The best way for a layman to disabuse himself of the belief in the powers of secret organizations is reading about them. There are many books about the screw-ups of the CIA. It's not that the CIA is full of morons, on the contrary, but because their job is to pull off secret operations, which although thousand times smaller than the fictional ones, are still extremely difficult.
I heard about a survey, according to which the most conspiracy theories involve the military and the government. According to another survey, the people least likely to believe them are in the military or the government. It rings true. Those people know exactly how often events go according to plan. Not very.
On the planning process, take one of the least crazy examples I ungraciously quoted above without asking consent. How would the respective government agencies and central banks all over the world agree on the details of deceiving the public on the level of inflation?
- Guten Tag, Hans, here is Claude from the French Central Bureau of Statistics. What do you guys officially say the inflation is in Germany?
- Bonjour, Claude. 12.8%
- Ok, then we will go with 13.4%
- No, Claude, I just talked to Stephen from the UK, they accidentally came up with the same number. Choose another, just to avoid being suspicious.
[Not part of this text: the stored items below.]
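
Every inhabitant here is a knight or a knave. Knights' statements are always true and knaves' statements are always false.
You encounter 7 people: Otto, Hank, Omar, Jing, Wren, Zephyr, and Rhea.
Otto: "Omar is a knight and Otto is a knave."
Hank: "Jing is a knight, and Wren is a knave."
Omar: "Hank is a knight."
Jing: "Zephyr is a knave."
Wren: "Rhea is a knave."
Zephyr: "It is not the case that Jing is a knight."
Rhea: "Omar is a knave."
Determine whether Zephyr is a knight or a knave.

Zephyr is a knight.

Consistent assignments: {Otto=knave, Hank=knave, Omar=knave, Jing=knave, Wren=knave, Zephyr=knight, Rhea=knight}
In every consistent assignment, Zephyr is a knight.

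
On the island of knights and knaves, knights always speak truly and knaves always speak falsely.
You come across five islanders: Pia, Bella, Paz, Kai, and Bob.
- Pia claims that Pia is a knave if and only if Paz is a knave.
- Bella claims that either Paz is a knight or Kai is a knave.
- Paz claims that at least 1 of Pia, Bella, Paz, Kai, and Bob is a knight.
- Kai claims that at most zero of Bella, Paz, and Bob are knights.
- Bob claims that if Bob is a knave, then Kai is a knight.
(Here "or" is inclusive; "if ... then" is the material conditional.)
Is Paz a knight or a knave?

Paz is a knight.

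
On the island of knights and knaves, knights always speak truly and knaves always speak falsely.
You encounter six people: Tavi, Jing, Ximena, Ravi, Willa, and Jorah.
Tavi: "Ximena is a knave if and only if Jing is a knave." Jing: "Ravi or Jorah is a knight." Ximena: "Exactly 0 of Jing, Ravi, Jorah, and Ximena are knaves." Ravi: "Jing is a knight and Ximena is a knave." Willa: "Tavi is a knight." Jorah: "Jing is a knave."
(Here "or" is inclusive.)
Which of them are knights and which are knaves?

As a knave, Tavi's statement "Ximena is a knave if and only if Jing is a knave" should be false; it is.
Jing (knight): "Ravi or Jorah is a knight" — True. ✓
Ximena is a knave, and the claim "exactly 0 of Jing, Ravi, Jorah, and Ximena are knaves" is indeed false.
As a knight, Ravi's statement "Jing is a knight and Ximena is a knave" should be True; it is.
As a knave, Willa's statement "Tavi is a knight" should be false; it is.
Jorah is a knave, so "Jing is a knave" must be false — and it is.

Tavi is a knave, Jing is a knight, Ximena is a knave, Ravi is a knight, Willa is a knave, and Jorah is a knave.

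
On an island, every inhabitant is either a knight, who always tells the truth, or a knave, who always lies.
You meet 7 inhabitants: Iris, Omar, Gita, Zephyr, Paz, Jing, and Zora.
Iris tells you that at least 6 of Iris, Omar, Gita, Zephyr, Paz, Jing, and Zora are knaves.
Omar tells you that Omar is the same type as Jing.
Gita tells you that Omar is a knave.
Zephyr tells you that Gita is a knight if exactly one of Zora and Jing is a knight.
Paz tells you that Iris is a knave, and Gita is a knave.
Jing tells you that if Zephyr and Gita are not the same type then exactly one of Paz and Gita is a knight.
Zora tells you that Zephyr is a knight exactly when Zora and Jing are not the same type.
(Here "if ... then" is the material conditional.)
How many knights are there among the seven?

The unique consistent assignment is Iris=knave, Omar=knight, Gita=knave, Zephyr=knave, Paz=knight, Jing=knight, Zora=knave.
That has 3 knights.

3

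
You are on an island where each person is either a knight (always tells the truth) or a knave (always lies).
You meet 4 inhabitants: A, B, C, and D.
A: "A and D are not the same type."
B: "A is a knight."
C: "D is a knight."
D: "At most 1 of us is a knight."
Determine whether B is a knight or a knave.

B is a knight.

Consistent assignments: {A=knight, B=knight, C=knave, D=knave}
In every consistent assignment, B is a knight.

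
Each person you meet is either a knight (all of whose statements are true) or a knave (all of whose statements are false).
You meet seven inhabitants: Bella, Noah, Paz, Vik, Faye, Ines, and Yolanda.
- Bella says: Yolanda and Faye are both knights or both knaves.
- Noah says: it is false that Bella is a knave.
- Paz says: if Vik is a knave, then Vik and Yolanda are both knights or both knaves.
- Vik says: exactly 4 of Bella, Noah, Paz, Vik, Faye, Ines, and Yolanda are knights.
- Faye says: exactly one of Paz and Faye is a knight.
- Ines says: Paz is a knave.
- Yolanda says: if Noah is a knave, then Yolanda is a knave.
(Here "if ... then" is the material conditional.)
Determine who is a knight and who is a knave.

Bella is a knight, Noah is a knight, Paz is a knave, Vik is a knave, Faye is a knight, Ines is a knight, and Yolanda is a knight.

Bella is a knight, and the claim "Yolanda and Faye are both knights or both knaves" is indeed true.
Noah is a knight, and the claim "it is false that Bella is a knave" is indeed true.
Paz is a knave, so "if Vik is a knave, then Vik and Yolanda are both knights or both knaves" must be false — and it is.
Vik (knave): "exactly 4 of Bella, Noah, Paz, Vik, Faye, Ines, and Yolanda are knights" — false. ✓
Since Faye is a knight, "exactly one of Paz and Faye is a knight" needs to be true, which holds.
Ines is a knight, and the claim "Paz is a knave" is indeed true.
Yolanda is a knight, so "if Noah is a knave, then Yolanda is a knave" must be true — and it is.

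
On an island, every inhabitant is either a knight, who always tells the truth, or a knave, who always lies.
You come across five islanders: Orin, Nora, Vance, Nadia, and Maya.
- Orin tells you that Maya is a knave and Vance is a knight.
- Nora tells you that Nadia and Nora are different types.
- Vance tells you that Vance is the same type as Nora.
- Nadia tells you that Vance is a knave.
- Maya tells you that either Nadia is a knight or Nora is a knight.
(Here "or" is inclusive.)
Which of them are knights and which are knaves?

Orin is a knave, Nora is a knight, Vance is a knight, Nadia is a knave, and Maya is a knight.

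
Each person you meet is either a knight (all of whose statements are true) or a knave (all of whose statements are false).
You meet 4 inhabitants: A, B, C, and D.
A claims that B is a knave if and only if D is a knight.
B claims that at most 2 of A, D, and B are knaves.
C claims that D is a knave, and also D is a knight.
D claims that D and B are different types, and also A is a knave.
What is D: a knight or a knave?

Consistent assignments: {A=knight, B=knight, C=knave, D=knave}; {A=knave, B=knave, C=knave, D=knave}
In every consistent assignment, D is a knave.

D is a knave.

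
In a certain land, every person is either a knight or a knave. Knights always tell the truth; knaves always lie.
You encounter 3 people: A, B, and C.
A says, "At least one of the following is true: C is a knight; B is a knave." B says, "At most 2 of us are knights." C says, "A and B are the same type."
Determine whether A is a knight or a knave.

A is a knave.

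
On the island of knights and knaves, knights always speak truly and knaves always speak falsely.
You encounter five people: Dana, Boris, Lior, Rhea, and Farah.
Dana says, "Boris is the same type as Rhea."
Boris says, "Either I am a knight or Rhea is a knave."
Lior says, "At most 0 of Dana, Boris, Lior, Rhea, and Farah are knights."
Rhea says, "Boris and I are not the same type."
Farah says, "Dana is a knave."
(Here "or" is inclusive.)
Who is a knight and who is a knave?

Dana is a knave, Boris is a knave, Lior is a knave, Rhea is a knight, and Farah is a knight.

Dana (knave): "Boris is the same type as Rhea" — False. ✓
Since Boris is a knave, "either I am a knight or Rhea is a knave" needs to be False, which holds.
Since Lior is a knave, "at most 0 of Dana, Boris, Lior, Rhea, and Farah are knights" needs to be False, which holds.
Rhea is a knight; "Boris and I are not the same type" is true, as required.
Farah is a knight, and the claim "Dana is a knave" is indeed true.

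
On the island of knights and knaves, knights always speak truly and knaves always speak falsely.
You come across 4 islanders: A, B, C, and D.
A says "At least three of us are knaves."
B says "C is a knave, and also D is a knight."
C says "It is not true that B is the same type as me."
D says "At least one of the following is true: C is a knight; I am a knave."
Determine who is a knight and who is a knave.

Suppose A is a knight. Then A's statement "at least three of us are knaves" would have to be true. Checking the 8 ways to assign the others, none is consistent with every speaker.
(For instance, with B=knave, C=knight, D=knight, A's claim "at least three of us are knaves" comes out false where it would need to be true.)
So A must be a knave, making "at least three of us are knaves" false. Taking A=knave, B=knave, C=knight, D=knight, each remaining statement checks out:
  B (knave): "C is a knave, and also D is a knight" — false. ✓
  C (knight): "it is not true that B is the same type as me" — true. ✓
  D (knight): "at least one of the following is true: C is a knight; I am a knave" — true. ✓
This is the unique consistent assignment.

A is a knave, B is a knave, C is a knight, and D is a knight.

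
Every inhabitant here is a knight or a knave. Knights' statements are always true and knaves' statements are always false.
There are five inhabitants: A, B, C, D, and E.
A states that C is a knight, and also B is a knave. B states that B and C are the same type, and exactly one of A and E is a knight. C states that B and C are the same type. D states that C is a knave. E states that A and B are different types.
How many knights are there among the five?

The unique consistent assignment is A=knave, B=knight, C=knight, D=knave, E=knight.
That has 3 knights.

3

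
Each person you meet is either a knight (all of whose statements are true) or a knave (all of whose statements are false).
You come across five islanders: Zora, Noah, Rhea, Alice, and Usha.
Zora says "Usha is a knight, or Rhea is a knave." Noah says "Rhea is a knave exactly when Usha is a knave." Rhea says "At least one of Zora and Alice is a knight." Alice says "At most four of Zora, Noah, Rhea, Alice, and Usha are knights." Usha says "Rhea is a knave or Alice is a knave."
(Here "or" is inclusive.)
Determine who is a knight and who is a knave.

Suppose Zora is a knight. Then Zora's statement "Usha is a knight, or Rhea is a knave" would have to be true. Checking the 16 ways to assign the others, none is consistent with every speaker.
(For instance, with Noah=knave, Rhea=knight, Alice=knight, Usha=knave, Zora's claim "Usha is a knight, or Rhea is a knave" comes out false where it would need to be true.)
So Zora must be a knave, making "Usha is a knight, or Rhea is a knave" false. Taking Zora=knave, Noah=knave, Rhea=knight, Alice=knight, Usha=knave, each remaining statement checks out:
  Noah (knave): "Rhea is a knave exactly when Usha is a knave" — false. ✓
  Rhea (knight): "at least one of Zora and Alice is a knight" — true. ✓
  Alice (knight): "at most four of Zora, Noah, Rhea, Alice, and Usha are knights" — true. ✓
  Usha (knave): "Rhea is a knave or Alice is a knave" — false. ✓
This is the unique consistent assignment.

Zora is a knave, Noah is a knave, Rhea is a knight, Alice is a knight, and Usha is a knave.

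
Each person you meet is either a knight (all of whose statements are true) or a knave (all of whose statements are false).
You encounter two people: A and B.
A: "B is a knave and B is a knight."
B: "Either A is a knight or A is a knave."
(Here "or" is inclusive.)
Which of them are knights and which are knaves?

Suppose A is a knight. Then A's statement "B is a knave and B is a knight" would have to be true. Checking the 2 ways to assign the others, none is consistent with every speaker.
(For instance, with B=knight, A's claim "B is a knave and B is a knight" comes out false where it would need to be true.)
So A must be a knave, making "B is a knave and B is a knight" false. Taking A=knave, B=knight, each remaining statement checks out:
  B (knight): "either A is a knight or A is a knave" — true. ✓
This is the unique consistent assignment.

A is a knave and B is a knight.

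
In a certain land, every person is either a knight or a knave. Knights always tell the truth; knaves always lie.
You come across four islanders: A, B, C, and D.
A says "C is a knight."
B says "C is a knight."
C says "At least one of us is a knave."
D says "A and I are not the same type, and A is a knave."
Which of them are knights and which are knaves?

A is a knight, B is a knight, C is a knight, and D is a knave.

As a knight, A's statement "C is a knight" should be True; it is.
B is a knight, so "C is a knight" must be True — and it is.
C (knight): "at least one of us is a knave" — True. ✓
Since D is a knave, "A and I are not the same type, and A is a knave" needs to be false, which holds.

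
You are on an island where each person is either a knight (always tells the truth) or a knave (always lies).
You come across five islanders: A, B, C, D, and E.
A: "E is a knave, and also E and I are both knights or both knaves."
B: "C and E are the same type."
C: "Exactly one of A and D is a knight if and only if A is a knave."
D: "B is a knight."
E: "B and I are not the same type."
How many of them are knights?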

What about 13.1%?
- Not good, Jerome from the FED already called dibs on 13.1%.
- Scheisse..
- Tres bien. We will go with 14%. Or rather 14.2%. No one believes round numbers.
- Sounds good. But give a call to Giuliano in Rome, just to be sure
- Will do. Au revoir Hans
- Until next time
Imagine similarly absurd conversations between Big Pharma executives and government leaders when they try to undermine their citizens' health, or between heads of rivaling newspapers when they are aligning their stories on world politics, economics, or technology.
How is, for example, an election decided? Once my former language teacher looked at me with something of a mix of incredulity and benevolent condescension and asked: who do you think put these people - Trump, Putin - where they are? Her suggestion was the "powers that be". Even more sophisticated people tend to reduce complicated events to single causes. Like "in politics, everything is decided by money" (to which point Michal Bloomberg provided a spectacular rebuttal by showing what you can achieve in politics with all the money in the world ($100 billion). You can get the 7% of the votes during the presidential primaries).
In reality, an election result, the decision between two candidates is a result of myriads of factors and actors. The politicians' adverts, tweets, messages on any forums on both sides. Media celebrities. Journalists. Authors of popular books. Zeitgeist. The level of unemployment. The level of inflation. Foreign influence. Surprise events (a scandal, a terrorist attack, the FBI director's public statement about reopening an investigation). Carefully refined borders of electoral constituencies (see gerrymandering). It's an infinite list.
People's instincts might be Newtonian to some extent, but not Newtonian enough to grasp the principle of superposition of forces. They tend to think the world is unfair because malevolent people are in control. The reality is simpler and scarier. No one is in control.